For Ronald Rogowski, interim vice provost and dean of the UCLA International Institute that houses the Burkle Center, the study goes to the heart of the mission of the Global Impact Research Initiative, which is to facilitate faculty-led innovation in international scholarship.

“This research is an outstanding example of an interdisciplinary group, working on a topic of global importance, and coming to results of immediate relevance that force both scholars and policymakers to rethink their assumptions,” Rogowski said.

“Both the research group and the Institute’s advisory panels showed extraordinary prescience,” Rogowski noted, “because the project was proposed, funded and begun before the mass transit attacks that visited death and destruction on Madrid and London.”

Professor Anastasia Loukaitou-Sideris, chair of the UCLA Department of Urban Planning in the School of Public Affairs, explained how she and colleague Brian Taylor came to be co-principal investigators of the study.

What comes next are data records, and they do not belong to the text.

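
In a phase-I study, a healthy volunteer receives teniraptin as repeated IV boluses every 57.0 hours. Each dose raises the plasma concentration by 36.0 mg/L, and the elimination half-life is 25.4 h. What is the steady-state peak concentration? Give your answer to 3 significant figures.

45.6 mg/L

k = ln 2 / 25.4 = 0.02729 h⁻¹
Fraction remaining after one interval: e^(−kτ) = e^(−0.02729 × 57.0) = 0.2111
R = 1 / (1 − 0.2111) = 1.268
Css,max = 36.0 × 1.268 ≈ 45.6 mg/L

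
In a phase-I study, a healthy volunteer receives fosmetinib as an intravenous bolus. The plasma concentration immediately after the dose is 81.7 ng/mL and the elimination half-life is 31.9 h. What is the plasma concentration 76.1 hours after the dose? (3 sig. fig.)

k = ln 2 / 31.9 = 0.02173 h⁻¹
C(t) = C₀ e^(−kt) = 81.7 × e^(−0.02173 × 76.1) = 81.7 × e^(−1.654) = 81.7 × 0.1914 ≈ 15.6 ng/mL

15.6 ng/mL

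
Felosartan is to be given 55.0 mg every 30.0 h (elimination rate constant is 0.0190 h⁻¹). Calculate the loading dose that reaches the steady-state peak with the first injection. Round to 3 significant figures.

Accumulation ratio R = 1 / (1 − e^(−kτ)) = 1 / (1 − e^(−0.01900×30.0)) = 1 / (1 − 0.5655) = 2.302
Loading dose = maintenance dose × R = 55.0 × 2.302 ≈ 127 mg

127 mg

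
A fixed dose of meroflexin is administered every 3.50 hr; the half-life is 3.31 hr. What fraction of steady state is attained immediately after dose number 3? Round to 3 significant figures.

0.889

k = ln 2 / 3.31 = 0.2094 hr⁻¹
f_n = 1 − e^(−nkτ) = 1 − e^(−3 × 0.2094 × 3.50) = 1 − e^(−2.199) = 1 − 0.1109 ≈ 0.889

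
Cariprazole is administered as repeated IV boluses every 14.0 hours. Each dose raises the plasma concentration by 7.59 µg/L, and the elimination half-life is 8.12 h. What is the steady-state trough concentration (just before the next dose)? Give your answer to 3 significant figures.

k = ln 2 / 8.12 = 0.08536 h⁻¹
Fraction remaining after one interval: e^(−kτ) = e^(−0.08536 × 14.0) = 0.3027
R = 1 / (1 − 0.3027) = 1.434
Css,max = 7.59 × 1.434 = 10.88 µg/L
Css,min = Css,max × e^(−kτ) = 10.88 × 0.3027 ≈ 3.29 µg/L

3.29 µg/L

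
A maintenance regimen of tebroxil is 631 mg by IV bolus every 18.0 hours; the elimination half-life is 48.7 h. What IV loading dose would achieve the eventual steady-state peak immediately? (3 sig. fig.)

2790 mg

k = ln 2 / 48.7 = 0.01423 h⁻¹
Accumulation ratio R = 1 / (1 − e^(−kτ)) = 1 / (1 − e^(−0.01423×18.0)) = 1 / (1 − 0.7740) = 4.425
Loading dose = maintenance dose × R = 631 × 4.425 ≈ 2790 mg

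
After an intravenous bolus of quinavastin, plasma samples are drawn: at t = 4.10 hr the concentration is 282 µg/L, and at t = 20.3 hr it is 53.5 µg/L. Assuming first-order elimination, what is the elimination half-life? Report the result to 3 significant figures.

6.76 hours

k = ln(C₁/C₂) / (t₂ − t₁) = ln(282/53.5) / (20.3 − 4.10)
  = 1.662 / 16.20 = 0.1026 hr⁻¹
t½ = ln 2 / k = ln 2 / 0.1026 ≈ 6.76 hours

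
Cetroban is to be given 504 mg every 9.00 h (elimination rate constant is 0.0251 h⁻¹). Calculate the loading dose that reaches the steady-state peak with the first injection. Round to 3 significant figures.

2490 mg

Accumulation ratio R = 1 / (1 − e^(−kτ)) = 1 / (1 − e^(−0.02510×9.00)) = 1 / (1 − 0.7978) = 4.946
Loading dose = maintenance dose × R = 504 × 4.946 ≈ 2490 mg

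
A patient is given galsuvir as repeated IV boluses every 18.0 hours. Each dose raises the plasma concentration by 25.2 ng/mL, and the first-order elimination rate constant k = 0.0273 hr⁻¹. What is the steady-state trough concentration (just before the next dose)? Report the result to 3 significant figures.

39.7 ng/mL

Fraction remaining after one interval: e^(−kτ) = e^(−0.02730 × 18.0) = 0.6118
R = 1 / (1 − 0.6118) = 2.576
Css,max = 25.2 × 2.576 = 64.91 ng/mL
Css,min = Css,max × e^(−kτ) = 64.91 × 0.6118 ≈ 39.7 ng/mL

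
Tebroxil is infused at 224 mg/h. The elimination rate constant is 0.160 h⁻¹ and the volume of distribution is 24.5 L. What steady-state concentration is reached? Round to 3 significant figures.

CL = k · V = 0.160 × 24.5 = 3.920 L/h
Css = rate / CL = 224 / 3.920 ≈ 57.1 mg/L

57.1 mg/L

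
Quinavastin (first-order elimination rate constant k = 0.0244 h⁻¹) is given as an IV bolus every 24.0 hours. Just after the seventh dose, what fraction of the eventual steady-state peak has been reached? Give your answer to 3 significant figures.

0.983

f_n = 1 − e^(−nkτ) = 1 − e^(−7 × 0.02440 × 24.0) = 1 − e^(−4.099) = 1 − 0.01659 ≈ 0.983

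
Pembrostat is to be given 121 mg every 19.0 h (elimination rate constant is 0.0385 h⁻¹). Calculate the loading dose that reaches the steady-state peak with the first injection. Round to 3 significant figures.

Accumulation ratio R = 1 / (1 − e^(−kτ)) = 1 / (1 − e^(−0.03850×19.0)) = 1 / (1 − 0.4812) = 1.927
Loading dose = maintenance dose × R = 121 × 1.927 ≈ 233 mg

233 mg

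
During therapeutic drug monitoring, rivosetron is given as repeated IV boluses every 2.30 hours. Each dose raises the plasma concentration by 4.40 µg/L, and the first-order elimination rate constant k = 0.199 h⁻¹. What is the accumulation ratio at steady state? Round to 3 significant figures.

2.72

Fraction remaining after one interval: e^(−kτ) = e^(−0.1990 × 2.30) = 0.6327
R = 1 / (1 − 0.6327) = 1 / 0.3673 ≈ 2.72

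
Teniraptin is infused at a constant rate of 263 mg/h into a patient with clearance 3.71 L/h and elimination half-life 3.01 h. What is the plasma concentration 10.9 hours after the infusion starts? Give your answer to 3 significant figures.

65.1 mg/L

Css = rate / CL = 263 / 3.71 = 70.89 mg/L
k = ln 2 / 3.01 = 0.2303 h⁻¹
C(t) = Css (1 − e^(−kt)) = 70.89 × (1 − e^(−2.510)) = 70.89 × 0.9187 ≈ 65.1 mg/L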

“After 9/11, but before the Madrid bombings,” she said, “Brian and I were discussing that a lot was happening to protect the airlines, but one of the most vulnerable aspects of transit is railway stations because they’re quite open, anyone can come in, and hundreds of thousands of people are moving in and out of them. In cities that had experience with terrorist attacks, we wanted to know what kind of strategies they had in place and what kind of lessons could be learned.”

They sought and received funding for the international aspects of the study from the Burkle Center, while San Jose State University’s (SJSU) Mineta Transportation Institute supported the domestic portion. In addition to UCLA faculty and graduate students, researchers at SJSU and UC Berkeley also helped to gather information.

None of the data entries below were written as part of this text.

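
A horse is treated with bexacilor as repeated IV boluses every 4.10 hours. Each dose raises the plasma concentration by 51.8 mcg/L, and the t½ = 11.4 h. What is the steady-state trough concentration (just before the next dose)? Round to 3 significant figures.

k = ln 2 / 11.4 = 0.06080 h⁻¹
Fraction remaining after one interval: e^(−kτ) = e^(−0.06080 × 4.10) = 0.7794
R = 1 / (1 − 0.7794) = 4.532
Css,max = 51.8 × 4.532 = 234.8 mcg/L
Css,min = Css,max × e^(−kτ) = 234.8 × 0.7794 ≈ 183 mcg/L

183 mcg/L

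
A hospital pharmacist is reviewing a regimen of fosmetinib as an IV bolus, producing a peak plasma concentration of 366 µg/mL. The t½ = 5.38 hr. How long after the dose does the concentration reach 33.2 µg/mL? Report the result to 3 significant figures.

18.6 hours

k = ln 2 / 5.38 = 0.1288 hr⁻¹
C(t) = C₀ e^(−kt)  ⇒  t = ln(C₀/C) / k
t = ln(366/33.2) / 0.1288 = 2.400 / 0.1288 ≈ 18.6 hours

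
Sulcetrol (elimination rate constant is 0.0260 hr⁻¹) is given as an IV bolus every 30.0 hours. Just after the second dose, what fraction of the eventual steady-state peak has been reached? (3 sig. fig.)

0.790

f_n = 1 − e^(−nkτ) = 1 − e^(−2 × 0.02600 × 30.0) = 1 − e^(−1.560) = 1 − 0.2101 ≈ 0.790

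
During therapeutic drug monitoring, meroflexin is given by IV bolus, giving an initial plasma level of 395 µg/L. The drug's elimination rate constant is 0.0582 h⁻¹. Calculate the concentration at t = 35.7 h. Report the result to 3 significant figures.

49.5 µg/L

C(t) = C₀ e^(−kt) = 395 × e^(−0.05820 × 35.7) = 395 × e^(−2.078) = 395 × 0.1252 ≈ 49.5 µg/L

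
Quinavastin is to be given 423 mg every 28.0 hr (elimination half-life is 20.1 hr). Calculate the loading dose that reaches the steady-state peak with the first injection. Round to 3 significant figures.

683 mg

k = ln 2 / 20.1 = 0.03448 hr⁻¹
Accumulation ratio R = 1 / (1 − e^(−kτ)) = 1 / (1 − e^(−0.03448×28.0)) = 1 / (1 − 0.3808) = 1.615
Loading dose = maintenance dose × R = 423 × 1.615 ≈ 683 mg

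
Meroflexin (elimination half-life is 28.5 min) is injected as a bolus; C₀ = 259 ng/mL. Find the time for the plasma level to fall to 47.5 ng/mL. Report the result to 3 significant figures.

k = ln 2 / 28.5 = 0.02432 min⁻¹
C(t) = C₀ e^(−kt)  ⇒  t = ln(C₀/C) / k
t = ln(259/47.5) / 0.02432 = 1.696 / 0.02432 ≈ 69.7 minutes

69.7 minutes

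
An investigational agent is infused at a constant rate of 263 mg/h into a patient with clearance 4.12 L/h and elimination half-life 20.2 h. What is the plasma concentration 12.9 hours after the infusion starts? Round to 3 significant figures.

Css = rate / CL = 263 / 4.12 = 63.83 µg/mL
k = ln 2 / 20.2 = 0.03431 h⁻¹
C(t) = Css (1 − e^(−kt)) = 63.83 × (1 − e^(−0.4427)) = 63.83 × 0.3577 ≈ 22.8 µg/mL

22.8 µg/mL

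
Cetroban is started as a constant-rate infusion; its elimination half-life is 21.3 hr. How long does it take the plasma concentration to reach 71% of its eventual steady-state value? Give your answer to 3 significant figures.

k = ln 2 / 21.3 = 0.03254 hr⁻¹
f = 1 − e^(−kt)  ⇒  t = −ln(1 − f) / k
t = −ln(1 − 0.71) / 0.03254 = 1.238 / 0.03254 ≈ 38.0 hours

38.0 hours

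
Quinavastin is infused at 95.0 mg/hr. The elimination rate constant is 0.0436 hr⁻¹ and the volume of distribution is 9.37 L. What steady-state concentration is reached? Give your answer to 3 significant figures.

CL = k · V = 0.0436 × 9.37 = 0.4085 L/hr
Css = rate / CL = 95.0 / 0.4085 ≈ 233 µg/mL

233 µg/mL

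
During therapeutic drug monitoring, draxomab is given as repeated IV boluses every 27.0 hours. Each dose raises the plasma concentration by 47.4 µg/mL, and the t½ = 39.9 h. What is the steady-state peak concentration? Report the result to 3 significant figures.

k = ln 2 / 39.9 = 0.01737 h⁻¹
Fraction remaining after one interval: e^(−kτ) = e^(−0.01737 × 27.0) = 0.6256
R = 1 / (1 − 0.6256) = 2.671
Css,max = 47.4 × 2.671 ≈ 127 µg/mL

127 µg/mL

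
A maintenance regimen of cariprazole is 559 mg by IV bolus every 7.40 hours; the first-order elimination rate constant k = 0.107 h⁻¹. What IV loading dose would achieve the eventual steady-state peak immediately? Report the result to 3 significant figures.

1020 mg

Accumulation ratio R = 1 / (1 − e^(−kτ)) = 1 / (1 − e^(−0.1070×7.40)) = 1 / (1 − 0.4530) = 1.828
Loading dose = maintenance dose × R = 559 × 1.828 ≈ 1020 mg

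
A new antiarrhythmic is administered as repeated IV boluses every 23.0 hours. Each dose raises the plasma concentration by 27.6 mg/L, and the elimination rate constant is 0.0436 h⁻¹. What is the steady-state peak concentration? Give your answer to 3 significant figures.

43.6 mg/L

Fraction remaining after one interval: e^(−kτ) = e^(−0.04360 × 23.0) = 0.3669
R = 1 / (1 − 0.3669) = 1.579
Css,max = 27.6 × 1.579 ≈ 43.6 mg/L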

The Mineta Institute will publish the results this fall and distribute them to the agencies and operators that participated in the study. There are 10 major findings of the research (for details, visit the Web site below). From these, Loukaitou-Sideris said three points stand out for her:

* The need for coordination among different agencies that operate at different levels. It happens more often in Europe than in the United States;

* How difficult it is to make public transportation secure because of the logistics of efficiently moving so many people through the transit systems;

* There is no one approach, but rather four categories of strategies—policing, technology, structure design and educating passengers -- to address security issues.

A primary stumbling block, she noted, is that “It’s inherently difficult to establish security points and screen people because of the time involved. The use of public transit is declining in the United States, and transit authorities are always trying to push ridership. If they start implementing a lot of delays for security reasons, they fear losing more ridership.”

Among the most active researchers was Camille Fink, a UCLA doctoral student who reviewed the previous literature, wrote the survey of American transit operators, and interviewed transportation officials in London, Brussels and Washington D.C.

“I was interested in the built environment, and how other countries had dealt with design issues of transit security, like sight lines and eliminating places where packages could be left,” Fink said. “It seemed that in the United States there was less emphasis on that and more on policing and technology. I think American operators realize that station design is an important long-term investment and that it’s fairly expensive to retrofit.”

Another insight of the project involved the process of collecting information.

“At the beginning, we didn’t appreciate the confidentiality issue enough,” said Loukaitou-Sideris. “Especially in the United States, officials were very worried about whether they would compromise security by talking to us. There was more openness in Europe.”

She said she would like to use the study as a springboard for additional research that could create security guidelines for transit operators.

“This research group has contributed significantly to global security in this dangerous period, and has set an example of how sober and painstaking analysis can help us all to meet the threat of terrorism,” Rogowski said. “We are very pleased that the Burkle Center, which, among other things, fosters research on the role of the United States in global security, could support this vital effort.”